Après l’anodisation, qui est très rapide puisque la couleur apparaît instantanément, j’enlève le vernis du masque à l’acétone.

Vous voyez ici le résultat des 2 premières couleurs obtenues, rouge et jaune. Pour qu’elles soient encore plus éclatantes je peux les poncer avec un tampon en moelle de sureau imbibé de polish.

Je continue ensuite les couleurs obtenues avec des tensions inférieures. Dans ce cas je n’ai plus besoin de masquer les parties qui sont déjà anodisées. La tension inférieure ne va pas modifier la couleur précédemment obtenue. Ici je vais immerger l’ensemble de la plaque qui est tenue par une tige en cuivre. Le bac contient l’électrolyte à base de sulfate d’ammonium.
Vos voyez le montage avec une électrode en titane reliée au – et la plaque reliée au + .La tension est ici d’une trentaine de volts pour obtenir du bleu (cela explique l’absence de gants)
Il y a un dégagement gazeux au niveau de la cathode, évitez de respirer ça.

L’anodisation a duré une vingtaine de secondes environ. Le bleu obtenu par cette méthode est beaucoup plus uniforme que celui obtenu avec le cure dents ; Il y a un dégradé de bleu autour du trou dans lequel j’ai passé l’électrode. C’est dû à la différence de densité de courant, les parties plus proches de la cathode prennent une couleur plus intense. En jouant avec ce phénomène on doit pouvoir obtenir des effets intéressants

L’anodisation est presque terminée. Il reste de petites retouches à faire, par exemple effacer une couleur qui a débordé.
 Il est possible de faire un travail très précis en « effaçant » avec une Dremel. L’outil utilisé est encore une cure dents qui tourne lentement. Je trempe le cure dents dans de la pâte diamantée 1µ et cela marche très bien.
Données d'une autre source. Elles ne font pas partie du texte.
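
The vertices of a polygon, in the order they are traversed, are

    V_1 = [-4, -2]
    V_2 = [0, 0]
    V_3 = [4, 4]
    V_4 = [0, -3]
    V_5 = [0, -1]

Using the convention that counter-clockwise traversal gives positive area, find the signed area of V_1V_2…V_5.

-8

Apply Gauss's area formula: 2A = Σ (x_i·y_{i+1} − x_{i+1}·y_i), indices taken mod 5.
Σ = (0) + (0) + (-12) + (0) + (-4) = -16
Signed area = Σ/2 = -8 (negative ⇒ clockwise traversal).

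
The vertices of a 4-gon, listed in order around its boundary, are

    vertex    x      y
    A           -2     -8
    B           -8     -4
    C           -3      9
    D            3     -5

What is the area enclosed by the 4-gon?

93

Σ = (-56) + (-84) + (-12) + (-34) = -186
Area = |Σ|/2 = 93.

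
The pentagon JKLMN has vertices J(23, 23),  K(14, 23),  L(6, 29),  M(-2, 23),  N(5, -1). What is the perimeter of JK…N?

84

|JK| = √((-9)² + (0)²) = √81 = 9
|KL| = √((-8)² + (6)²) = √100 = 10
|LM| = √((-8)² + (-6)²) = √100 = 10
|MN| = √((7)² + (-24)²) = √625 = 25
|NJ| = √((18)² + (24)²) = √900 = 30
Perimeter = 9 + 10 + 10 + 25 + 30 = 84.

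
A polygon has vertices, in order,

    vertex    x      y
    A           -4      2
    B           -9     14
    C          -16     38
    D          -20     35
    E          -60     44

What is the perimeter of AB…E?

154

|AB| = √((-5)² + (12)²) = √169 = 13
|BC| = √((-7)² + (24)²) = √625 = 25
|CD| = √((-4)² + (-3)²) = √25 = 5
|DE| = √((-40)² + (9)²) = √1681 = 41
|EA| = √((56)² + (-42)²) = √4900 = 70
Perimeter = 13 + 25 + 5 + 41 + 70 = 154.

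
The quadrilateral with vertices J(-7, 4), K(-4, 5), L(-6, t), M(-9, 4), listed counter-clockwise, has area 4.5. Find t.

The doubled signed area Σ (x_i y_{i+1} − x_{i+1} y_i) is linear in t.
With t=0 it equals -21; the coefficient of t is 5 (from the two edges through L).
So 5·t + -21 = 2·4.5 = 9 ⇒ t = 6.

6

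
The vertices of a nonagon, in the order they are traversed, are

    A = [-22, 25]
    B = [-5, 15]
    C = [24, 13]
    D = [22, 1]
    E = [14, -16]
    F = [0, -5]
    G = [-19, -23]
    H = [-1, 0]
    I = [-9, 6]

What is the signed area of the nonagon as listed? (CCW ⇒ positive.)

Apply the surveyor's formula: 2A = Σ (x_i·y_{i+1} − x_{i+1}·y_i), indices taken mod 9.
Σ = (-205) + (-425) + (-262) + (-366) + (-70) + (-95) + (-23) + (-6) + (-93) = -1545
Signed area = Σ/2 = -772.5 (negative ⇒ clockwise traversal).

-772.5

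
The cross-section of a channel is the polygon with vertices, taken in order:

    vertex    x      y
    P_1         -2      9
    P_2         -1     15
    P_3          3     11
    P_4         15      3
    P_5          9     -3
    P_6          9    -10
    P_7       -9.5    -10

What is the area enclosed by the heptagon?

Cross-terms: -21, -56, -156, -72, -63, -185, -105.5  ⇒  Σ = -658.5
Area = |Σ|/2 = 329.25.

329.25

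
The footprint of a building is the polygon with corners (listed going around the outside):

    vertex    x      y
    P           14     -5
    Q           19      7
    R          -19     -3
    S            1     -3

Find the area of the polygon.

Apply Gauss's area formula: 2A = Σ (x_i·y_{i+1} − x_{i+1}·y_i), indices taken mod 4.
Σ = (193) + (76) + (60) + (37) = 366
Area = |Σ|/2 = 183.

183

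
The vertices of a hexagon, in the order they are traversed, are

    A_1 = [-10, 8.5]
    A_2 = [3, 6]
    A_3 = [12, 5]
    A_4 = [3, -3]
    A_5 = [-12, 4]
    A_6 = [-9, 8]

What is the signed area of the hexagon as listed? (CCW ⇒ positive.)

-137

Apply the surveyor's formula: 2A = Σ (x_i·y_{i+1} − x_{i+1}·y_i), indices taken mod 6.
Cross-terms: -85.5, -57, -51, -24, -60, 3.5  ⇒  Σ = -274
Signed area = Σ/2 = -137 (negative ⇒ clockwise traversal).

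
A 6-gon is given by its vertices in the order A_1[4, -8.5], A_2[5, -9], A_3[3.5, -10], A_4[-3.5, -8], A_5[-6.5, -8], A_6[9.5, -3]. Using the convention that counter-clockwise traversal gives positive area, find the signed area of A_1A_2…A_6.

-36.125

A_1→A_2: (4)(-9) − (5)(-8.5) = 6.5
A_2→A_3: (5)(-10) − (3.5)(-9) = -18.5
A_3→A_4: (3.5)(-8) − (-3.5)(-10) = -63
A_4→A_5: (-3.5)(-8) − (-6.5)(-8) = -24
A_5→A_6: (-6.5)(-3) − (9.5)(-8) = 95.5
A_6→A_1: (9.5)(-8.5) − (4)(-3) = -68.75
Σ = -72.25
Signed area = Σ/2 = -36.125 (negative ⇒ clockwise traversal).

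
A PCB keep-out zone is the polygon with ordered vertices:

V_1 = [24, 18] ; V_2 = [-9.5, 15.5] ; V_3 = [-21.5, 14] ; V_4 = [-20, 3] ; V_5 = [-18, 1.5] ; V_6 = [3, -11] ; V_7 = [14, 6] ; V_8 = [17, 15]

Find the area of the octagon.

Apply the surveyor's formula: 2A = Σ (x_i·y_{i+1} − x_{i+1}·y_i), indices taken mod 8.
Cross-terms: 543, 200.25, 215.5, 24, 193.5, 172, 108, -54  ⇒  Σ = 1402.25
Area = |Σ|/2 = 701.125.

701.125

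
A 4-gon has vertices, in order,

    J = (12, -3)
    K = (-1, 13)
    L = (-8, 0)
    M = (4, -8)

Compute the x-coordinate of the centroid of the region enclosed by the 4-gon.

Apply the shoelace formula. First the cross-terms c_i = x_i·y_{i+1} − x_{i+1}·y_i:
  153, 104, 64, 84  ⇒  2A = 405, A = 202.5.
Then Σ (x_i + x_{i+1})·c_i = 1835, so x̄ = 1835 / (6·202.5) = 367/243.

367/243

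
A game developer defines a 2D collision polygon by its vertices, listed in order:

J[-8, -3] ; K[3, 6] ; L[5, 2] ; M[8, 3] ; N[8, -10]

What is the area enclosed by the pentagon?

136

Σ = (-39) + (-24) + (-1) + (-104) + (-104) = -272
Area = |Σ|/2 = 136.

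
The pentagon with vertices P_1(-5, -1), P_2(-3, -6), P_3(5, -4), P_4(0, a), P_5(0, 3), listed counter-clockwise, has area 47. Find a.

2

The doubled signed area Σ (x_i y_{i+1} − x_{i+1} y_i) is linear in a.
With a=0 it equals 84; the coefficient of a is 5 (from the two edges through P_4).
So 5·a + 84 = 2·47 = 94 ⇒ a = 2.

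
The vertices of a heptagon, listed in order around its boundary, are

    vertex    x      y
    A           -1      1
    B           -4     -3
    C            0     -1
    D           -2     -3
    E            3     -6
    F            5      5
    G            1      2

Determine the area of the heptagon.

41.5

Apply the shoelace formula: 2A = Σ (x_i·y_{i+1} − x_{i+1}·y_i), indices taken mod 7.
Σ = (7) + (4) + (-2) + (21) + (45) + (5) + (3) = 83
Area = |Σ|/2 = 41.5.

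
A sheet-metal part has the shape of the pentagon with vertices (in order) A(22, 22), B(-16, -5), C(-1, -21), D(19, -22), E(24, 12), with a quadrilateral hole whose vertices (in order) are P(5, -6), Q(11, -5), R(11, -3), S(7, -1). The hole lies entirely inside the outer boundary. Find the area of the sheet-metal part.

Outer boundary:
Apply Gauss's area formula: 2A = Σ (x_i·y_{i+1} − x_{i+1}·y_i), indices taken mod 5.
Σ = (242) + (331) + (421) + (756) + (264) = 2014
Area = |Σ|/2 = 1007.
Hole:
Cross-terms: 41, 22, 10, -37  ⇒  Σ = 36
Area = |Σ|/2 = 18.
Net area = 1007 − 18 = 989.

989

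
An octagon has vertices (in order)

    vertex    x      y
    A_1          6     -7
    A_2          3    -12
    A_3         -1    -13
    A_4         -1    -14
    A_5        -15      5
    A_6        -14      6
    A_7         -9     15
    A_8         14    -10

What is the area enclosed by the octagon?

Apply the shoelace (surveyor's) formula: 2A = Σ (x_i·y_{i+1} − x_{i+1}·y_i), indices taken mod 8.
Cross-terms: -51, -51, 1, -215, -20, -156, -120, -38  ⇒  Σ = -650
Area = |Σ|/2 = 325.

325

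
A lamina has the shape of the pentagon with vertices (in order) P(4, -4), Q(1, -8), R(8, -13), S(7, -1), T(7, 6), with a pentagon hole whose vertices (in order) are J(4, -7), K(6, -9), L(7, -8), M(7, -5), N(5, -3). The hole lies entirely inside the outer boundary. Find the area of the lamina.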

Cela peut servir également pour polir sélectivement des parties de titane laissé brut.

Voici le produit fini : le rendu des couleurs est bien plus joli en lumière naturelle. La couche d’oxyde de titane est très mince mais si le support a été bien poli, cela fait comme une couche d’émail translucide. Cette couche est relativement solide et très durable dans le temps.
La méthode est simple, il suffit de prendre les précautions contre les risques électriques et c’est vraiment très amusant. Essayez et montrez vite les résultats.